WASHINGTON — Text messages given to Congress show U.S. ambassadors working to persuade Ukraine to publicly commit to investigating President Donald Trump’s political opponents and explicitly linking the inquiry to whether Ukraine’s president would be granted an official White House visit.

The two ambassadors, both Trump picks, went so far as to draft language for what Ukrainian President Volodymyr Zelenskiy should say, the texts indicate. The messages, released Thursday by House Democrats conducting an impeachment inquiry, show the ambassadors coordinating with both Trump’s personal attorney Rudy Giuliani and a top Zelenskiy aide.

At one point, a diplomat quoted in the texts even expresses alarm that the Trump administration is conditioning the visit and military aid on an investigation of political opponents, saying the linkage is “crazy.”

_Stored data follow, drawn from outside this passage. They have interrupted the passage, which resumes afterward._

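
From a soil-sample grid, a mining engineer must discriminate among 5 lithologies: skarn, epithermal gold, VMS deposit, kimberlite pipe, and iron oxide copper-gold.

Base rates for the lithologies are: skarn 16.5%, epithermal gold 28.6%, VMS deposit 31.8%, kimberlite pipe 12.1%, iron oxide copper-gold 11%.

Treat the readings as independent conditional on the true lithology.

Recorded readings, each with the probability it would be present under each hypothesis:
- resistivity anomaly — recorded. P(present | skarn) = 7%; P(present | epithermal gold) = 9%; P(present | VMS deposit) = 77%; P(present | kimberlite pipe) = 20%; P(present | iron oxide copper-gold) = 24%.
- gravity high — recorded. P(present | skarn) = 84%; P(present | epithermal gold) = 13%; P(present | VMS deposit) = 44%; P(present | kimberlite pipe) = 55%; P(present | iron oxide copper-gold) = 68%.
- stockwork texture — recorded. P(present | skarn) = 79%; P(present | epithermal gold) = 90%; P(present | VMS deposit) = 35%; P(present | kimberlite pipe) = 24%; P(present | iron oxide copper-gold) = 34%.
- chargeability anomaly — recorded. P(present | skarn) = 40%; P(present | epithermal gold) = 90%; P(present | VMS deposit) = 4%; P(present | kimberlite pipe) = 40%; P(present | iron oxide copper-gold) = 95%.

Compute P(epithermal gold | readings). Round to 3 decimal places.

0.189

Multiply each prior by the joint likelihood of the reading pattern:
  skarn: 0.165 × 0.07 × 0.84 × 0.79 × 0.40 = 0.0030658
  epithermal gold: 0.286 × 0.09 × 0.13 × 0.90 × 0.90 = 0.0027104
  VMS deposit: 0.318 × 0.77 × 0.44 × 0.35 × 0.04 = 0.0015083
  kimberlite pipe: 0.121 × 0.20 × 0.55 × 0.24 × 0.40 = 0.0012778
  iron oxide copper-gold: 0.110 × 0.24 × 0.68 × 0.34 × 0.95 = 0.0057985
Marginal likelihood of the evidence = 0.014361.
P(epithermal gold | evidence) = 0.0027104 / 0.014361 ≈ 0.189.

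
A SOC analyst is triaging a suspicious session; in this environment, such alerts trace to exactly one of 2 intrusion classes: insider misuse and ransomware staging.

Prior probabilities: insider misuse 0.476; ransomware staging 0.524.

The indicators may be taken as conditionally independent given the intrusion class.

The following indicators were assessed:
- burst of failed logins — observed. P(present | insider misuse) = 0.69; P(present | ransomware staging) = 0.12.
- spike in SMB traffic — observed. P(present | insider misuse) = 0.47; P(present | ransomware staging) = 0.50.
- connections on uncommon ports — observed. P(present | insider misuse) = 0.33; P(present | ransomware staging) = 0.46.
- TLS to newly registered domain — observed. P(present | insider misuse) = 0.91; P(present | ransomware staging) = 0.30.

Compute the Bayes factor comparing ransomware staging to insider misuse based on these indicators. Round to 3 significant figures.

0.0850

Take the product of per-indicator likelihoods under each hypothesis, then divide.
  ransomware staging: 0.12 × 0.50 × 0.46 × 0.30 = 0.00828
  insider misuse: 0.69 × 0.47 × 0.33 × 0.91 = 0.097387
Bayes factor = 0.00828 / 0.097387 ≈ 0.0850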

The messages offer the fullest picture to date of how top diplomats and Giuliani sought to advance Trump’s goal of getting the Ukrainians to investigate both meddling in the 2016 election and Vice President Joe Biden’s son, Hunter Biden.

“Heard from White House – assuming President Z convinces trump he will investigate / ‘get to the bottom of what happened’ in 2016, we will nail down date for a visit to Washington,” former U.S. special representative for Ukraine negotiations Kurt Volker wrote to the top Zelenskiy aide on July 25, just before Trump spoke by phone to Zelenskiy. That phone call led a U.S. intelligence official to file a whistleblower complaint that set off a cascade of fast-moving events, ultimately leading to an impeachment inquiry into the president.

Volker resigned amid the tumult. He provided a deposition Thursday at the Capitol, which included the text messages.

Volker and U.S. Ambassador to the European Union Gordon Sondland — both political appointees — repeatedly stressed the need to get the Ukrainians to agree to the exact language that Zelenskiy would use in announcing an investigation, the texts indicate. In August, Volker proposed to Sondland that they give Zelenskiy a statement to utter at a news conference citing “alleged involvement of some Ukrainian politicians” in interference in U.S. elections.

“We intend to initiate and complete a transparent and unbiased investigation of all available facts and episodes, including those involving Burisma and the 2016 U.S. elections,” Volker and Sondland agreed that the Ukrainian president should say. Zelenskiy never did make the statement.